I didn't fully realize it until today, but getting rejected so much has really made me afraid of writing. Afraid of writing something new and just getting a bunch of rejections again, anyway. It's helpful to realize that this is largely what has been holding me back over the last couple of months, but it's something that I'll have to deal with as best I can over the course of writing this novel.
Rejection is just a fact of writing, and since I never expected it to have this sort of effect on me, it took me a long time to realize that it had. I guess this happens to everyone in such a situation, but I've never had such a lack of confidence in something that was really important to me before. Oh, sure, I've had tons of situations where I've had low or no confidence--I was a pretty decent tennis player back in high school, but I always completely froze up in tryouts and so never made the school team, even though I played top spots in the (admittedly lesser-ranked, but still good) city teams.
I've just never had a problem with freezing up when it came to writing or programming, or anything else purely intellectual or academic. Now that I know what the problem is, hopefully it will be easier to control. I wasn't sure exactly what the problem was until now, and that made it hard to do anything about it. For the rest of this book I'm going to try to keep to a better writing schedule so that a) I actually get some writing done, and b) I don't spend every waking moment fretting about why I'm not writing. So far with ALDEN RIDGE, I've been failing both pretty routinely, though I have had some nice bursts of real productivity.
At the pace that I've maintained over the last two months, it would take me a full year just to write the first draft of ALDEN RIDGE. That's reasonable, in itself, except that would mean I would only be writing for a day or two each week. I'm not okay with that, except when there's a really good reason for it.

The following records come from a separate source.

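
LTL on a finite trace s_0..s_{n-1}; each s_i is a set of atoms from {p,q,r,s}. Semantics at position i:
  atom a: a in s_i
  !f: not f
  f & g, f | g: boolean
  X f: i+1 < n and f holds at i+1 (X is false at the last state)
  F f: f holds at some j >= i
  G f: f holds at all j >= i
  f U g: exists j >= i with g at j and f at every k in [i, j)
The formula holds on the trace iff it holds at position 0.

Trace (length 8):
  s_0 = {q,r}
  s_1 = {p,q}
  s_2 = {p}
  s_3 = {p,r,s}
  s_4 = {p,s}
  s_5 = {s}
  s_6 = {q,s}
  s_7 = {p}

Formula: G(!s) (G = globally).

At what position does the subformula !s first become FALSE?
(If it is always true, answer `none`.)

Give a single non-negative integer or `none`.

s_0={q,r}: !s=True s=False
s_1={p,q}: !s=True s=False
s_2={p}: !s=True s=False
s_3={p,r,s}: !s=False s=True
s_4={p,s}: !s=False s=True
s_5={s}: !s=False s=True
s_6={q,s}: !s=False s=True
s_7={p}: !s=True s=False
G(!s) holds globally = False
First violation at position 3.

Answer: 3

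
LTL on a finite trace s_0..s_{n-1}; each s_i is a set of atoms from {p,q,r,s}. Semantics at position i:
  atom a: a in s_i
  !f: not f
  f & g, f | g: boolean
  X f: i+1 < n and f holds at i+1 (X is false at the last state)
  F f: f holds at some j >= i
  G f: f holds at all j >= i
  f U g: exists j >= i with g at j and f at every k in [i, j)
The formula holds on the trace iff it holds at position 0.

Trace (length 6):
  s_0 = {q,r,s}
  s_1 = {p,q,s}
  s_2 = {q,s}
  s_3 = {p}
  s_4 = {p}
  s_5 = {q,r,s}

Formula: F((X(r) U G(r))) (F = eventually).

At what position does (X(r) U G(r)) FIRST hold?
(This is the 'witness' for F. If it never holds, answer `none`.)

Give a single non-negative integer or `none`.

Answer: 4

Derivation:
s_0={q,r,s}: (X(r) U G(r))=False X(r)=False r=True G(r)=False
s_1={p,q,s}: (X(r) U G(r))=False X(r)=False r=False G(r)=False
s_2={q,s}: (X(r) U G(r))=False X(r)=False r=False G(r)=False
s_3={p}: (X(r) U G(r))=False X(r)=False r=False G(r)=False
s_4={p}: (X(r) U G(r))=True X(r)=True r=False G(r)=False
s_5={q,r,s}: (X(r) U G(r))=True X(r)=False r=True G(r)=True
F((X(r) U G(r))) holds; first witness at position 4.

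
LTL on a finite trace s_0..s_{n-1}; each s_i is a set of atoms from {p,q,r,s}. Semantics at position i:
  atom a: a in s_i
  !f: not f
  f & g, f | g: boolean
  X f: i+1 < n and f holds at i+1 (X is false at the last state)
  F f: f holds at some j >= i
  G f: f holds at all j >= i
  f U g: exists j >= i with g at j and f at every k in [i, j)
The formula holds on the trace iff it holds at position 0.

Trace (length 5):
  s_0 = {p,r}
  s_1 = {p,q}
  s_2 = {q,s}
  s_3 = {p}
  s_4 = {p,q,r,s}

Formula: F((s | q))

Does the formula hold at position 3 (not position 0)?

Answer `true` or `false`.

s_0={p,r}: F((s | q))=True (s | q)=False s=False q=False
s_1={p,q}: F((s | q))=True (s | q)=True s=False q=True
s_2={q,s}: F((s | q))=True (s | q)=True s=True q=True
s_3={p}: F((s | q))=True (s | q)=False s=False q=False
s_4={p,q,r,s}: F((s | q))=True (s | q)=True s=True q=True
Evaluating at position 3: result = True

Answer: true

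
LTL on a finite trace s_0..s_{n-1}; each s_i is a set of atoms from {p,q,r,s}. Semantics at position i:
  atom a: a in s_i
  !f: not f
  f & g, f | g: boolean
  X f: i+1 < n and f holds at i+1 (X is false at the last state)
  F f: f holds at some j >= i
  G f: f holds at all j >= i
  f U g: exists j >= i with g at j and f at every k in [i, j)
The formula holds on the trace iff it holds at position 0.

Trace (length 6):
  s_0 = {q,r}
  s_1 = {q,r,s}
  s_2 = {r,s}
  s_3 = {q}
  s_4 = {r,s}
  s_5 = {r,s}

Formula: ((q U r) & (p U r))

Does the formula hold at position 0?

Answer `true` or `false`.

s_0={q,r}: ((q U r) & (p U r))=True (q U r)=True q=True r=True (p U r)=True p=False
s_1={q,r,s}: ((q U r) & (p U r))=True (q U r)=True q=True r=True (p U r)=True p=False
s_2={r,s}: ((q U r) & (p U r))=True (q U r)=True q=False r=True (p U r)=True p=False
s_3={q}: ((q U r) & (p U r))=False (q U r)=True q=True r=False (p U r)=False p=False
s_4={r,s}: ((q U r) & (p U r))=True (q U r)=True q=False r=True (p U r)=True p=False
s_5={r,s}: ((q U r) & (p U r))=True (q U r)=True q=False r=True (p U r)=True p=False

Answer: true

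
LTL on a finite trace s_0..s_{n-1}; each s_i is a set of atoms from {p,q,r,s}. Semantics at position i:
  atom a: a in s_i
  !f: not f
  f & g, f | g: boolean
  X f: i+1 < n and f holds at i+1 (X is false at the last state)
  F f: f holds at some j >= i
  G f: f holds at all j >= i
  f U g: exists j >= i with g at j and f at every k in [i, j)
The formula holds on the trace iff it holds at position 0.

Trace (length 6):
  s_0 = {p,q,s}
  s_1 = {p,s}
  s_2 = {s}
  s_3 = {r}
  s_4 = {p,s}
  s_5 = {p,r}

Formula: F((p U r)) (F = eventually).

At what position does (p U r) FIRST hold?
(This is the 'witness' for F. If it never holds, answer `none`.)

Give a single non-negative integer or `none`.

Answer: 3

Derivation:
s_0={p,q,s}: (p U r)=False p=True r=False
s_1={p,s}: (p U r)=False p=True r=False
s_2={s}: (p U r)=False p=False r=False
s_3={r}: (p U r)=True p=False r=True
s_4={p,s}: (p U r)=True p=True r=False
s_5={p,r}: (p U r)=True p=True r=True
F((p U r)) holds; first witness at position 3.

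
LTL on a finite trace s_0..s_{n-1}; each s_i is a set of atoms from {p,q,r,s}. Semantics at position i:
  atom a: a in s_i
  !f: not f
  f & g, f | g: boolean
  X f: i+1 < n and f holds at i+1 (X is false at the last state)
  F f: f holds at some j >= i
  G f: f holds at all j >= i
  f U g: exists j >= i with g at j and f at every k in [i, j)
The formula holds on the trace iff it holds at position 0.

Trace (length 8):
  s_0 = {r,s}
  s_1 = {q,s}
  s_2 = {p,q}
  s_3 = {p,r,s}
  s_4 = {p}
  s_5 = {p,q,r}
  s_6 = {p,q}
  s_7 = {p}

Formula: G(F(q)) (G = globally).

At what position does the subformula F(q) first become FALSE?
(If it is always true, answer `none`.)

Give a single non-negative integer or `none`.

Answer: 7

Derivation:
s_0={r,s}: F(q)=True q=False
s_1={q,s}: F(q)=True q=True
s_2={p,q}: F(q)=True q=True
s_3={p,r,s}: F(q)=True q=False
s_4={p}: F(q)=True q=False
s_5={p,q,r}: F(q)=True q=True
s_6={p,q}: F(q)=True q=True
s_7={p}: F(q)=False q=False
G(F(q)) holds globally = False
First violation at position 7.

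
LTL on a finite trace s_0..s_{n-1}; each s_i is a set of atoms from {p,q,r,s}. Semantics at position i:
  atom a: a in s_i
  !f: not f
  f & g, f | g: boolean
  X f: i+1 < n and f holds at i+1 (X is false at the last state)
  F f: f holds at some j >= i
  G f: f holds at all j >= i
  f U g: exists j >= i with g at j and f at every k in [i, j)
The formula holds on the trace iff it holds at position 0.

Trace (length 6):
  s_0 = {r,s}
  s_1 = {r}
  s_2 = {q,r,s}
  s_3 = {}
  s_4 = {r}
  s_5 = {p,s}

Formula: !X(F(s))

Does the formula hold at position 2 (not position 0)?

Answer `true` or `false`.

Answer: false

Derivation:
s_0={r,s}: !X(F(s))=False X(F(s))=True F(s)=True s=True
s_1={r}: !X(F(s))=False X(F(s))=True F(s)=True s=False
s_2={q,r,s}: !X(F(s))=False X(F(s))=True F(s)=True s=True
s_3={}: !X(F(s))=False X(F(s))=True F(s)=True s=False
s_4={r}: !X(F(s))=False X(F(s))=True F(s)=True s=False
s_5={p,s}: !X(F(s))=True X(F(s))=False F(s)=True s=True
Evaluating at position 2: result = False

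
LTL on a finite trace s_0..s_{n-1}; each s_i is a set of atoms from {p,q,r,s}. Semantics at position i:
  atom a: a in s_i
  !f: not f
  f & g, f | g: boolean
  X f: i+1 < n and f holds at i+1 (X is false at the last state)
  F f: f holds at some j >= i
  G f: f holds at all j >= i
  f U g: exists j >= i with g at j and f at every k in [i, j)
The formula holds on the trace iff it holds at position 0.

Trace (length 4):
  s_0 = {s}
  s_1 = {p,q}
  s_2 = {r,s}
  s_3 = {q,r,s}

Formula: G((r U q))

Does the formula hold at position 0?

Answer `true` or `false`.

Answer: false

Derivation:
s_0={s}: G((r U q))=False (r U q)=False r=False q=False
s_1={p,q}: G((r U q))=True (r U q)=True r=False q=True
s_2={r,s}: G((r U q))=True (r U q)=True r=True q=False
s_3={q,r,s}: G((r U q))=True (r U q)=True r=True q=True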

So, here's hoping that I'll make much better progress coming up. Tonight I actually did really well and wrote a full 1,667 words. It looks like less if you compare to the graph of last time, but that's because I cut some 350 words from last session. I don't have a specific wordcount goal for the near future, but in general I want to keep to a pace that will have my first draft done in six months or less--at this point, that really should be more than enough time if I'm able to overcome my fears. I guess we'll see how well that goes.